August 22, 2016
Gold for Brexit
We were wondering whether we would have the chance to mention the Olympics in our newsbriefing without going off topic. The opportunity has miraculously presented itself as the UK government now wants to capitalise on the performance of the UK team, which came second overall in Rio, and harness the same spirit in the forthcoming Brexit preparations, The Times reports. The article is complete and utter nonsense, of course. But the Olympics are important in one respect. For now, at least, they have strengthened the illusion that the UK could succeed on its own, and that is a message the British government will peddle in the tough negotiations that lie ahead. In particular, it may tilt the British approach towards Brexit towards a further distance from the EU, and it takes the wind of the sail of embittered Remainers, who had hoped that the country will soon collectively regret the Brexit vote, and clamour for another referendum.
We very much agree with Charles Grant's comments, as reported in the Guardian, that government ministers are hopelessly unprepared for what lies ahead - even now two months after the vote (something that, we suppose, distinguishes them from the gold medal winners in Rio). Brexit will happen of course, Grant said, but it is going to be extremely difficult, and will take a long time. The Times also mentions that Theresa May will use her speech at the Conservative Party conference in October to reflect on the successes of the Olympics as a backdrop to her new industrial strategy, which is based on picking winners in certain high-tech industries based around university towns, such as Bristol.

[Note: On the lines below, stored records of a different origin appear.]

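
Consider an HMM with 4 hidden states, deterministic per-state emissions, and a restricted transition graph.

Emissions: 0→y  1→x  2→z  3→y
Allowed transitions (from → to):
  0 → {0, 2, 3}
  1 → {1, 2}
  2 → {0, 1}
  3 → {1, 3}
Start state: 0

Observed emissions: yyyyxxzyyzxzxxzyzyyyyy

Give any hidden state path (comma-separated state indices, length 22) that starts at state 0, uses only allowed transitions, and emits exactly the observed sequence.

0,0,3,3,1,1,2,0,0,2,1,2,1,1,2,0,2,0,0,0,0,0

  t0 'y' -> {0,3}, take 0 (start)
  t1 'y' -> {0,3}, take 0 (0->0 ok)
  t2 'y' -> {0,3}, take 3 (0->3 ok)
  t3 'y' -> {0,3}, take 3 (3->3 ok)
  t4 'x' -> {1}, take 1 (3->1 ok)
  t5 'x' -> {1}, take 1 (1->1 ok)
  t6 'z' -> {2}, take 2 (1->2 ok)
  t7 'y' -> {0,3}, take 0 (2->0 ok)
  t8 'y' -> {0,3}, take 0 (0->0 ok)
  t9 'z' -> {2}, take 2 (0->2 ok)
  t10 'x' -> {1}, take 1 (2->1 ok)
  t11 'z' -> {2}, take 2 (1->2 ok)
  t12 'x' -> {1}, take 1 (2->1 ok)
  t13 'x' -> {1}, take 1 (1->1 ok)
  t14 'z' -> {2}, take 2 (1->2 ok)
  t15 'y' -> {0,3}, take 0 (2->0 ok)
  t16 'z' -> {2}, take 2 (0->2 ok)
  t17 'y' -> {0,3}, take 0 (2->0 ok)
  t18 'y' -> {0,3}, take 0 (0->0 ok)
  t19 'y' -> {0,3}, take 0 (0->0 ok)
  t20 'y' -> {0,3}, take 0 (0->0 ok)
  t21 'y' -> {0,3}, take 0 (0->0 ok)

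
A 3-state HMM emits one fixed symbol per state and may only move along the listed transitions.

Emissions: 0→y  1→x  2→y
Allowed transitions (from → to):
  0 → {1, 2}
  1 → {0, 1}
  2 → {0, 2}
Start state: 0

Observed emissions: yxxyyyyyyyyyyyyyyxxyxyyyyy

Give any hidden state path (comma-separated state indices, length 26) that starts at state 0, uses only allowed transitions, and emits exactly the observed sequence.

  0: obs=y cand={0,2} pick 0 [start]
  1: obs=x cand={1} pick 1 [0->1 ok]
  2: obs=x cand={1} pick 1 [1->1 ok]
  3: obs=y cand={0,2} pick 0 [1->0 ok]
  4: obs=y cand={0,2} pick 2 [0->2 ok]
  5: obs=y cand={0,2} pick 0 [2->0 ok]
  6: obs=y cand={0,2} pick 2 [0->2 ok]
  7: obs=y cand={0,2} pick 0 [2->0 ok]
  8: obs=y cand={0,2} pick 2 [0->2 ok]
  9: obs=y cand={0,2} pick 2 [2->2 ok]
  10: obs=y cand={0,2} pick 0 [2->0 ok]
  11: obs=y cand={0,2} pick 2 [0->2 ok]
  12: obs=y cand={0,2} pick 2 [2->2 ok]
  13: obs=y cand={0,2} pick 0 [2->0 ok]
  14: obs=y cand={0,2} pick 2 [0->2 ok]
  15: obs=y cand={0,2} pick 2 [2->2 ok]
  16: obs=y cand={0,2} pick 0 [2->0 ok]
  17: obs=x cand={1} pick 1 [0->1 ok]
  18: obs=x cand={1} pick 1 [1->1 ok]
  19: obs=y cand={0,2} pick 0 [1->0 ok]
  20: obs=x cand={1} pick 1 [0->1 ok]
  21: obs=y cand={0,2} pick 0 [1->0 ok]
  22: obs=y cand={0,2} pick 2 [0->2 ok]
  23: obs=y cand={0,2} pick 2 [2->2 ok]
  24: obs=y cand={0,2} pick 0 [2->0 ok]
  25: obs=y cand={0,2} pick 2 [0->2 ok]

0,1,1,0,2,0,2,0,2,2,0,2,2,0,2,2,0,1,1,0,1,0,2,2,0,2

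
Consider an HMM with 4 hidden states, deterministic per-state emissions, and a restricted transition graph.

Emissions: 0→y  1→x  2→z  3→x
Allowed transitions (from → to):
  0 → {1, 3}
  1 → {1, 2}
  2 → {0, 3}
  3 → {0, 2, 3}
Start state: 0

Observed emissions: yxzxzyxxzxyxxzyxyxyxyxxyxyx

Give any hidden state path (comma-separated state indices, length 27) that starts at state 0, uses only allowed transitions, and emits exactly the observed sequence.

0,3,2,3,2,0,1,1,2,3,0,3,3,2,0,3,0,3,0,3,0,3,3,0,3,0,1

  [0] y  {0}  => 0  start
  [1] x  {1,3}  => 3  0->3 ok
  [2] z  {2}  => 2  3->2 ok
  [3] x  {1,3}  => 3  2->3 ok
  [4] z  {2}  => 2  3->2 ok
  [5] y  {0}  => 0  2->0 ok
  [6] x  {1,3}  => 1  0->1 ok
  [7] x  {1,3}  => 1  1->1 ok
  [8] z  {2}  => 2  1->2 ok
  [9] x  {1,3}  => 3  2->3 ok
  [10] y  {0}  => 0  3->0 ok
  [11] x  {1,3}  => 3  0->3 ok
  [12] x  {1,3}  => 3  3->3 ok
  [13] z  {2}  => 2  3->2 ok
  [14] y  {0}  => 0  2->0 ok
  [15] x  {1,3}  => 3  0->3 ok
  [16] y  {0}  => 0  3->0 ok
  [17] x  {1,3}  => 3  0->3 ok
  [18] y  {0}  => 0  3->0 ok
  [19] x  {1,3}  => 3  0->3 ok
  [20] y  {0}  => 0  3->0 ok
  [21] x  {1,3}  => 3  0->3 ok
  [22] x  {1,3}  => 3  3->3 ok
  [23] y  {0}  => 0  3->0 ok
  [24] x  {1,3}  => 3  0->3 ok
  [25] y  {0}  => 0  3->0 ok
  [26] x  {1,3}  => 1  0->1 ok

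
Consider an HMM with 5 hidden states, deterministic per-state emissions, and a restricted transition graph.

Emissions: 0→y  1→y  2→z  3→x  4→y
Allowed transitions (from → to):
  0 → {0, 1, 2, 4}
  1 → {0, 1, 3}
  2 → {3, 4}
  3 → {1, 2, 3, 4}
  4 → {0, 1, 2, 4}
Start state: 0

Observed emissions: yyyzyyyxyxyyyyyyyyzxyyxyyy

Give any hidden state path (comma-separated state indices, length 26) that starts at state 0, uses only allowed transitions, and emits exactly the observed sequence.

  pos 0: y in {0,1,4}, choose 0; start
  pos 1: y in {0,1,4}, choose 0; 0->0 ok
  pos 2: y in {0,1,4}, choose 4; 0->4 ok
  pos 3: z in {2}, choose 2; 4->2 ok
  pos 4: y in {0,1,4}, choose 4; 2->4 ok
  pos 5: y in {0,1,4}, choose 1; 4->1 ok
  pos 6: y in {0,1,4}, choose 1; 1->1 ok
  pos 7: x in {3}, choose 3; 1->3 ok
  pos 8: y in {0,1,4}, choose 1; 3->1 ok
  pos 9: x in {3}, choose 3; 1->3 ok
  pos 10: y in {0,1,4}, choose 1; 3->1 ok
  pos 11: y in {0,1,4}, choose 0; 1->0 ok
  pos 12: y in {0,1,4}, choose 1; 0->1 ok
  pos 13: y in {0,1,4}, choose 1; 1->1 ok
  pos 14: y in {0,1,4}, choose 1; 1->1 ok
  pos 15: y in {0,1,4}, choose 0; 1->0 ok
  pos 16: y in {0,1,4}, choose 0; 0->0 ok
  pos 17: y in {0,1,4}, choose 0; 0->0 ok
  pos 18: z in {2}, choose 2; 0->2 ok
  pos 19: x in {3}, choose 3; 2->3 ok
  pos 20: y in {0,1,4}, choose 4; 3->4 ok
  pos 21: y in {0,1,4}, choose 1; 4->1 ok
  pos 22: x in {3}, choose 3; 1->3 ok
  pos 23: y in {0,1,4}, choose 4; 3->4 ok
  pos 24: y in {0,1,4}, choose 4; 4->4 ok
  pos 25: y in {0,1,4}, choose 4; 4->4 ok

0,0,4,2,4,1,1,3,1,3,1,0,1,1,1,0,0,0,2,3,4,1,3,4,4,4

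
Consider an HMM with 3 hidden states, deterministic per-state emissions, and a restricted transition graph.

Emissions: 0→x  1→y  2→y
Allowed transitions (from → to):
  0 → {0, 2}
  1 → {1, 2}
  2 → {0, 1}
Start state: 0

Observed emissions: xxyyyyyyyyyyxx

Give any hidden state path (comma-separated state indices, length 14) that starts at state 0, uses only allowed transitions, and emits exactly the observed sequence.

  0: obs=x cand={0} pick 0 [start]
  1: obs=x cand={0} pick 0 [0->0 ok]
  2: obs=y cand={1,2} pick 2 [0->2 ok]
  3: obs=y cand={1,2} pick 1 [2->1 ok]
  4: obs=y cand={1,2} pick 1 [1->1 ok]
  5: obs=y cand={1,2} pick 2 [1->2 ok]
  6: obs=y cand={1,2} pick 1 [2->1 ok]
  7: obs=y cand={1,2} pick 1 [1->1 ok]
  8: obs=y cand={1,2} pick 2 [1->2 ok]
  9: obs=y cand={1,2} pick 1 [2->1 ok]
  10: obs=y cand={1,2} pick 1 [1->1 ok]
  11: obs=y cand={1,2} pick 2 [1->2 ok]
  12: obs=x cand={0} pick 0 [2->0 ok]
  13: obs=x cand={0} pick 0 [0->0 ok]

0,0,2,1,1,2,1,1,2,1,1,2,0,0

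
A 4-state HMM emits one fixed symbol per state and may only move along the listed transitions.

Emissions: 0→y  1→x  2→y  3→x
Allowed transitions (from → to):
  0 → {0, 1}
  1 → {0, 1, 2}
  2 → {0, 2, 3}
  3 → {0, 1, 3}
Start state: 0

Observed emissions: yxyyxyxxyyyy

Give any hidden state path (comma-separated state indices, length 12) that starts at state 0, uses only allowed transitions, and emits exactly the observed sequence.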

Of the many Brexit comments, one we noted was by Simon Wren-Lewis, an Oxford economist who used to make a very strong case for Remain during the campaign, and who is now bitterly complaining about reactions from journalists who are criticising him and other colleagues for overstating the Remain case. We believe that some of the criticisms of the economics profession are justified - up to a point, since we will not know the long-term impact which may well be negative - a possibility we, too, would acknowledge. However, we believe that economists, as a profession, will need a thicker skin especially if they engage in public debates as they did during the Brexit campaign. When they do so, they should not be surprised that the outside world examines their record, and tests their forecasts against reality. The outside world, too, has noted that the standard macroeconomic models that have been in use for the last 15-20 years have not only famously failed to predict the financial crisis, they misjudged much of what has been going on since.